Things get smoothed over, distance is placed between us and wounds — even if those wounds are our own.  Think about that internal distance within our own selves, the disassociation that occurs when we don’t allow ourselves to be present with our pain.  We become headless bodies in a way, or heads without bodies. 

Jesus – both crucified and resurrected – models for us the vulnerability of being present with woundedness.  His trauma is visible for all to see, and he invites Thomas to touch those wounds.  Yet Jesus still speaks peace.  He’s not lashing out in anger at what has happened to him.

Jesus meets Thomas – and us – where he is and where we are, full of doubts, questions, disbelief.  Jesus doesn’t belittle Thomas, or chide him, or shame him.  Jesus says, “come here, Thomas.  Look and touch.”   Jesus offers his wounded, transformed and risen self.  The Risen Jesus’ vulnerability becomes a source of connection.

One of my all-time favorite network television shows was on less than one season back in 1997.  It was called “Nothing Sacred” and was about the life of an inner-city parish.  The writers explored all kinds of issues that come up in the life of a Catholic parish and in the life of the priests that serve them.  They hit on hot-button issues that offended some, bringing about ad boycotts that ended the show.  One of the characters, Father Leo, was a recovering alcoholic with his own wounds and traumas.  In a homily, Fr. Leo had this to say about this resurrection appearance:

“I stopped preaching when I lost my faith in the resurrection.  It was the wounds that did it, I suppose.  You see, when God brought Jesus back from the dead, he left five gaping wounds in his body, and that seemed cruel to me.  If [God] was gonna bring Jesus back to life, why didn’t [God] heal the wounds? […]  St. Thomas, he had his doubts about the resurrection too.  But Jesus came to him; he said, ‘Come here, Thomas, and give me your hand.  I want you to put your hand into my wounds and feel that I’m alive.’  That’s what the wounds are for – places for each of us to enter into somebody else’s life.  [Wounds] are honorable things, even though most of us spend most of our time trying to hide them.”

Father Leo is wise. 

Consider for a moment the things you’d rather people not know about —  you know, those things that hurt.  Consider the energy we expend trying to hide this pain.  Staying busy, filling our days full of diversions, or withdrawing, or amassing stuff or wealth or fill-in-the-blank – anything to keep us from touching those wounds and letting others see them too.

There’s a deep forgetting in all of this – a forgetting of who we are at our core – children of God, cherished in all our diversity and difference, beloved even in the presence of our woundedness.  Connecting to Christ’s woundedness and our own is hard, but doing so charts a path before us of transformation, of resurrection.

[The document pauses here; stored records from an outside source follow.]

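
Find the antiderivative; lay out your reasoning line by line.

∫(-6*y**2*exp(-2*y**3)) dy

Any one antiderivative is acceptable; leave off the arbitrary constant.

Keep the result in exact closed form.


Step 1. Substitute u = y**3, turning ∫(-6*y**2*exp(-2*y**3)) dy into ∫(-2*exp(-2*u)) du: now ∫(-2*exp(-2*u)) du.
Step 2. Evaluate the standard form: now exp(-2*u).
Step 3. Substitute back u = y**3: now exp(-2*y**3).
Answer: exp(-2*y**3).


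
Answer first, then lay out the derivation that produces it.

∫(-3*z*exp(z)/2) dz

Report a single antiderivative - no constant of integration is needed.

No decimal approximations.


The answer is -3*z*exp(z)/2 + 3*exp(z)/2.
Step 1. Integrate ∫(-3*z*exp(z)/2) dz by parts with u = z, dv = (-3*exp(z)/2) dz, so v = -3*exp(z)/2: now -3*z*exp(z)/2 + ∫(3*exp(z)/2) dz.
Step 2. Evaluate the standard form: now -3*z*exp(z)/2 + 3*exp(z)/2.
Answer: -3*z*exp(z)/2 + 3*exp(z)/2.


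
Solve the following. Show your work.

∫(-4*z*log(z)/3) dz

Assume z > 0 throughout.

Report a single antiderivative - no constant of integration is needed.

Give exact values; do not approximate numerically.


Step 1. Integrate ∫(-4*z*log(z)/3) dz by parts with u = log(z), dv = (-4*z/3) dz, so v = -2*z**2/3 [assuming z > 0]: now -2*z**2*log(z)/3 + ∫(2*z/3) dz.
Step 2. Evaluate the standard form: now -2*z**2*log(z)/3 + z**2/3.
Answer: -2*z**2*log(z)/3 + z**2/3.


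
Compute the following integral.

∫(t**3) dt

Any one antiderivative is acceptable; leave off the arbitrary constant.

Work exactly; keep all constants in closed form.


Answer: t**4/4.


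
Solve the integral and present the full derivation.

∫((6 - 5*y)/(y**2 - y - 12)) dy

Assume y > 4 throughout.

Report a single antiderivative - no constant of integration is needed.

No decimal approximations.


Step 1. Decompose ∫((6 - 5*y)/(y**2 - y - 12)) dy by partial fractions, (6 - 5*y)/(y**2 - y - 12) = -3/(y + 3) - 2/(y - 4): now ∫(-2/(y - 4)) dy + ∫(-3/(y + 3)) dy.
Step 2. Evaluate the standard form [assuming y > 4]: now -2*log(y - 4) + ∫(-3/(y + 3)) dy.
Step 3. Evaluate the standard form [assuming y > -3]: now -2*log(y - 4) - 3*log(y + 3).
Answer: -2*log(y - 4) - 3*log(y + 3).


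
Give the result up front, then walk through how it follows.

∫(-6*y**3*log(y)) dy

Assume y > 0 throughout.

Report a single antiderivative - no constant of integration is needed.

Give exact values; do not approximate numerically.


The answer is -3*y**4*log(y)/2 + 3*y**4/8.
Step 1. Integrate ∫(-6*y**3*log(y)) dy by parts with u = log(y), dv = (-6*y**3) dy, so v = -3*y**4/2 [assuming y > 0]: now -3*y**4*log(y)/2 + ∫(3*y**3/2) dy.
Step 2. Evaluate the standard form: now -3*y**4*log(y)/2 + 3*y**4/8.
Answer: -3*y**4*log(y)/2 + 3*y**4/8.


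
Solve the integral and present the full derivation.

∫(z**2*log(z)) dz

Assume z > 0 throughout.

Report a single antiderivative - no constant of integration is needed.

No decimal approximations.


Step 1. Integrate ∫(z**2*log(z)) dz by parts with u = log(z), dv = (z**2) dz, so v = z**3/3 [assuming z > 0]: now z**3*log(z)/3 + ∫(-z**2/3) dz.
Step 2. Evaluate the standard form: now z**3*log(z)/3 - z**3/9.
Answer: z**3*log(z)/3 - z**3/9.


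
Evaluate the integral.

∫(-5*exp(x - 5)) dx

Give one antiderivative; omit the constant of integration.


Answer: -5*exp(x - 5).


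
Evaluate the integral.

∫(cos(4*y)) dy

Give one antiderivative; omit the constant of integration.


Answer: sin(4*y)/4.


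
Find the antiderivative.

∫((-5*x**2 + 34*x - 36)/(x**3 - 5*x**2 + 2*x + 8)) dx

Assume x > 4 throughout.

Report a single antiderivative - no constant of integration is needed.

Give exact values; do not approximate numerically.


Answer: 2*log(x - 4) - 2*log(x - 2) - 5*log(x + 1).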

Our transformation requires that we take a turn inward and take an honest look at what hurts, and this is so hard.  But as we take this inward turn, the Risen One comes alongside us and speaks peace into the pain.  Paul calls this the “peace that passes all understanding.”  It is peace that doesn’t make sense given all the pain, grief and loss.  This is the peace of shalom: of health, wholeness, holiness, balance, joy, and right relationships that are just and compassionate.  It is peace that turns our wounds into places of connection and healing.

We have been given an amazing gift: the gift of new life, a life marked by shalom in the eye of an often stormy world.  We have to walk through the bands of the storm which threaten to unmoor us.  The bands of stormy wind will eventually pull us unto the eye, where peace prevails, where we find we aren’t alone, where shame and pain gives way to transformation, connection and resurrection.  New life – not just for the Risen One, but for all.